On Sunday we had lunch at Bar Alfalfa, a tiny nook of a tapas bar near Seville’s Plaza de la Alfalfa.

Bar Alfalfa

This neighbourhood is only 10 minutes by foot from our apartment, but it was the first time we’d wandered through.

Bar Alfalfa

Inside the small triangular space there are only a few high wooden tables, some ledges along the windows, and a u-shaped bar across the back. For latecomers there is standing room only.

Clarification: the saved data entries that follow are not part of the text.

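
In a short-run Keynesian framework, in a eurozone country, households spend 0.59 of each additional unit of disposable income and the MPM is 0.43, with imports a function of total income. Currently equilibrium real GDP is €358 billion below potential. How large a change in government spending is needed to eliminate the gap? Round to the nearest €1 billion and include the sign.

+€301 billion

Spending multiplier = 1/(1 − c + m) = 1/(1 − 0.59 + 0.43) = 1/0.84 ≈ 1.19.
Need ΔY = +€358 billion, so ΔG = ΔY/k = (+€358 billion) × 0.84 ≈ +€301 billion.
The government should increase government spending by €301 billion.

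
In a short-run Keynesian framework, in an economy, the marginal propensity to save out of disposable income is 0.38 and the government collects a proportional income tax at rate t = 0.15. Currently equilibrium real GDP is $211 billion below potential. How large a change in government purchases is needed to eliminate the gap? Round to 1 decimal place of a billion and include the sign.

MPC = 1 − MPS = 1 − 0.38 = 0.62.
Spending multiplier = 1/(1 − c(1−t)) = 1/(1 − 0.62×0.85) = 1/0.473 ≈ 2.114.
Need ΔY = +$211 billion, so ΔG = ΔY/k = (+$211 billion) × 0.473 ≈ +$99.8 billion.
The government should increase government purchases by $99.8 billion.

+$99.8 billion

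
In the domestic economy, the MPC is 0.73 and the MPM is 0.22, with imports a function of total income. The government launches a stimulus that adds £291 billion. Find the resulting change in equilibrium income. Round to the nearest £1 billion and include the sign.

Government-spending multiplier = 1/(1 − c + m) = 1/(1 − 0.73 + 0.22) = 1/0.49 ≈ 2.041.
ΔY = k × ΔG = (+£291 billion) / 0.49 ≈ +£594 billion.

+£594 billion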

The first thing we noticed was the selection of golden Jamón Ibérico legs strung up behind the bar. Inserted into the bottom of some legs were small plastic cups to catch any juices that drip as the hams age.

Hanging Jamón Ibérico
Hanging Jamón Ibérico

We’d yet to try this famous jamón in its purest state (rather than chopped up in soups, for example) so we immediately ordered a €3 tapas portion. I watched as our very friendly bartender carefully shaved thin slices straight from the leg and laid them out on our plate.

The Current Leg
The Current Leg
Buttery Jamón
Buttery Jamón

When you order tapas you get bread served free, but this ham seemed too good to dilute on a piece of bread. So we ate the slices straight — they melted like butter in our mouths. We’ve had some decent jamón back in Toronto but at many times the price.

We also enjoyed a few beers, a couple more bowls of the now familiar salmorejo soup, and some of the most delicious bruschetta we’ve ever stumbled across. I’m normally indifferent about tomatoes but here in Andalusia they are delicious and I can’t get enough of them.